Chacun des premier et deuxième étage de l’une ou l’autre façade en angle de rue ou les deux à la fois sont visibles de n’importe quel point de la place de la République.

Cette situation exceptionnelle en centre ville permet sans tapage à toute institution, profession libérale ou commerciale d’installer ou de conforter sa présence en Sarthe, de façon simple, efficace et durable.

La Place de la République,
la « Rep » pour les Manceaux est le centre incontesté de la ville depuis le milieu au moins du XVIIè siècle. Carrefour des routes de Paris, Nantes, Tours ou Alençon, la place des Halles était déjà fort connue des voyageurs et émaillée à dessein de havres fameux immortalisés par Scarron:
Comme les tripots du Porc Epic, de la Biche ( à l’emplacement actuelle de la Chambre de Commerce), les Hostelleries du Dauphin, du Saumon, de la Licorne, de La Pucelle d’Orléans, du Lion d'Or, celui du Croissant, disparu avec l’ouverture de la rue de Bolton a)…

L’hostellerie de la Grande Etoile enfin, à l’adresse précise de notre immeuble ou Scarron fait déjeuner La Ragune et Ragutin. L’hostellerie de la Grande Etoile était au XVIIe siècle à l’angle de la rue st Denis devenue peu après rue de la Perle.

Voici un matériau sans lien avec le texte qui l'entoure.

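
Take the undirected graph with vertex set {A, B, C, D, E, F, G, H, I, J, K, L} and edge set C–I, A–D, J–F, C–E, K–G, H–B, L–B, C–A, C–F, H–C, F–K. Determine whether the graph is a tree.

Yes

|V| = 12, |E| = 11.
Connected and |E| = |V| - 1, which characterizes a tree.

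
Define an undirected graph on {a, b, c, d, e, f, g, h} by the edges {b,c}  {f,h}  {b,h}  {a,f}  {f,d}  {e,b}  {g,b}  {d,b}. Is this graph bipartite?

Color {b, f} black and {a, c, d, e, g, h} white. No edge joins two same-colored vertices, so the graph is bipartite.

Yes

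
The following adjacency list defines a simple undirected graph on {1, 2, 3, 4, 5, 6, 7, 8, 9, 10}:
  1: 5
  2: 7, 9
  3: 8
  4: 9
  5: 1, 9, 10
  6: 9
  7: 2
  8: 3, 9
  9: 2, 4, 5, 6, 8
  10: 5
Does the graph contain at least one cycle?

|V| = 10, |E| = 9, number of components = 1.
A forest on 10 vertices with 1 component has exactly 9 edges, which matches — so no cycle.

No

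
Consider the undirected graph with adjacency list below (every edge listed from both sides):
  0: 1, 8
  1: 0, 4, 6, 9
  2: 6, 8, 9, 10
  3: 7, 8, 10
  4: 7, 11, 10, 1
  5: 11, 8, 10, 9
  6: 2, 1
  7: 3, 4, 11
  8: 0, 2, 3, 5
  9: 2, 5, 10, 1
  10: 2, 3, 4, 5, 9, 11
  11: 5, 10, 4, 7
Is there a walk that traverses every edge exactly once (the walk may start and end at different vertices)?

Degrees: 0:2, 1:4, 2:4, 3:3, 4:4, 5:4, 6:2, 7:3, 8:4, 9:4, 10:6, 11:4
Odd-degree vertices: 3, 7 (2 total).
With 2 odd-degree vertices and all edges in one connected piece, an Eulerian trail exists (from 3 to 7).

Yes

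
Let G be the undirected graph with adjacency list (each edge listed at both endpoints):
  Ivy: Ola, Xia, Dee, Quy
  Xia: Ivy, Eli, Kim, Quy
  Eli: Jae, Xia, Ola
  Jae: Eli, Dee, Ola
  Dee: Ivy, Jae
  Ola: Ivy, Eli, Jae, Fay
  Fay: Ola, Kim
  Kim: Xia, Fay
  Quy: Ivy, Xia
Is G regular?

No

Degrees: Ivy:4, Xia:4, Eli:3, Jae:3, Dee:2, Ola:4, Fay:2, Kim:2, Quy:2
Vertex Dee has degree 2 while Ivy has degree 4, so the graph is not regular.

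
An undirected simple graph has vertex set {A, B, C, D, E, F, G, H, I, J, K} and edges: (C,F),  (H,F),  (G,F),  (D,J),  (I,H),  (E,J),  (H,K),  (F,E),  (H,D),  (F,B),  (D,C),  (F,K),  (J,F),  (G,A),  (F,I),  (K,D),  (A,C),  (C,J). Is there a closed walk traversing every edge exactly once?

No

Degrees: A:2, B:1, C:4, D:4, E:2, F:8, G:2, H:4, I:2, J:4, K:3
Vertices with odd degree: B, K. An Eulerian circuit requires all degrees even.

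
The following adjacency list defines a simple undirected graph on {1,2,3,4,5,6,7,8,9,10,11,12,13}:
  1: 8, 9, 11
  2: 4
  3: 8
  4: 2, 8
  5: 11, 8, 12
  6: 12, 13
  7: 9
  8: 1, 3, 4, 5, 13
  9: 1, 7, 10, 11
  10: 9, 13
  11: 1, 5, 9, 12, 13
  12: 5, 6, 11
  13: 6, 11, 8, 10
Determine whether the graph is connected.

Yes

A breadth-first search from 1 visits 1, 11, 8, 9, 13, 12, 5, 4, 3, 7, 10, 6, 2 — all 13 vertices — so the graph is connected.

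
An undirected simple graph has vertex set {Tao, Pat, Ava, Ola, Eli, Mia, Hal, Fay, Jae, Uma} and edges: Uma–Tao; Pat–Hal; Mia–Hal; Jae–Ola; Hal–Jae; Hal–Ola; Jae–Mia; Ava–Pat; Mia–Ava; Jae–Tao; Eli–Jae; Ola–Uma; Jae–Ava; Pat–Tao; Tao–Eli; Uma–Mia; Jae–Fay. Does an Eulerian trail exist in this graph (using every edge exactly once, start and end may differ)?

Degrees: Tao:4, Pat:3, Ava:3, Ola:3, Eli:2, Mia:4, Hal:4, Fay:1, Jae:7, Uma:3
Odd-degree vertices: Pat, Ava, Ola, Fay, Jae, Uma (6 total).
With 6 odd-degree vertices (more than two), no single trail can use every edge.

No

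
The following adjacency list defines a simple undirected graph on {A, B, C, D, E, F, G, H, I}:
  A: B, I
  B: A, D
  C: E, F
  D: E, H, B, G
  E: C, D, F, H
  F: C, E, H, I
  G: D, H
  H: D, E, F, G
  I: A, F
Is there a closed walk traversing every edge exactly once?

Degrees: A:2, B:2, C:2, D:4, E:4, F:4, G:2, H:4, I:2
Every vertex has even degree and the edges form a single connected piece, so an Eulerian circuit exists.

Yes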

a) Cinq rues déservaient la place des Halles au début XVIIIe : La rue Courthardhy vers Paris, La rue des Quatre roues vers Nantes citée dès le XVIe. siècle, Les rues du Cornet et du Porc Epic vers Alençon, la rue St Denis donc, puis de la Perle vers les Ursulines et les Jacobins.

La façade en pierre de tufeaux côté République a été restaurée par les Ets Lefêvre en janvier 2001, sous contrôle de M. Latron, architecte des bâtiments de France. La façade XVIIIe coté Perle vient d'être restaurée. Une troisième intervention concernant le prolongement XIXe Art Nouveau rue de la Perle est programmée en Juin 2012.

   
 

Cet immeuble, à l'angle de la rue de la Perle reste le seul bâtiment civil XVIIIe de la Place de la République;
la Chapelle de la Visitation lui faisant toujours face.

Le seul aussi dont les fenêtres ont vu d'aussi près l'armée vendéenne fêter sa victoire le 24 vendémiaire en réquisitionnant les musiciens de la Garde Nationale devant l’hôtel du Dauphin, à quelques mètres, à l’emplacement actuel de la BNP. 16 Octobre 1799
.


Soulignées de gracieuses ferronneries, la hauteur des ouvertures participe à la plénitude de vastes volumes bien naturels au siècle des lumières.

Les riches donneurs d’ordre consacraient alors les trois quarts des budgets construction au mobilier et à la décoration intérieure.

Les deux derniers maires du Mans sous l'ancien régime (ou lieutenants Généraux de Sénéchaussée désignés par le Roi ) ne font pas exception. Leur château, celui des Sanson de Lorchères qui s'achève à la Groirie durant le troisième quart du XVIIIe en est un merveilleux exemple.


La bourgeoisie triomphante à partir du XIXe transportera plus volontiers la décoration sur les façades qui n’y gagnent pas toujours en harmonie et deviennent parfois ostentatoires.

Le témoignage de notre immeuble sur cette emblématique place n'en est que plus précieux.